Cemiplimab was granted priority review by the FDA for patients with recurrent or metastatic cervical cancer in September 2021.2 The decision came as a result of the phase 3 EMPOWER-Cervical 1 trial (NCT03257267), which assessed the agent in a population of patients with recurrent or metastatic disease following treatment with chemotherapy.3
The results of the study, which were presented at the European Society for Medical Oncology Virtual Plenary, expanded onpreviously reported findings of cemiplimab published in March 2021. Investigators reported the trial was stopped early due to a reduction in risk of disease progression or death in patients treated with cemiplimab (HR, 0.69; 95% CI, 0.56-0.84; P = .00011). Additional findings from the EMPOWER study indicated that patients treated with cemiplimab achieved an improvement in both progression-free survival and objective response rate.
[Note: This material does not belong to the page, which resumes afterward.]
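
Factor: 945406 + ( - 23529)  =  921877  =  11^1  *  43^1 * 1949^1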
Patients included in the trial either received treatment with cemiplimab at a dose of 350 mg every 3 weeks or investigator's choice of chemotherapy, which included pemetrexed, vinorelbine, topotecan, irinotecan, or gemcitabine.
Patients in the overall population had a 25% reduction in risk compared with chemotherapy (HR, 0.75; 95% CI, 0.63-0.89; P = .00048). Moreover, patients with squamous cell carcinoma had a 27% reduction in risk of death (HR, 0.73; 95% CI, 0.58-0.91; one-sided P = .00306) and those with adenocarcinoma had a 44% reduction in risk of death (HR, 0.56; 95% CI, 0.36-0.85; nominal one-sided P <.005) and a 9% reduction in risk of progression (HR, 0.91; 95% CI, 0.62-1.34).
The research did not turn up any new safety signals for cemiplimab, with 88% of patients experiencing any grade adverse effects (AEs) vs 91% in the chemotherapy arm. The most common grade 3 or higher AEs in both the cemiplimab and chemotherapy arms included asthenia (2% vs 1%) and pyrexia (<1% vs 0%). Additionally, immune-related AEs were reported in 16% and 1% of patients, respectively, with 6% and 1% of respective events being grade 3 or higher.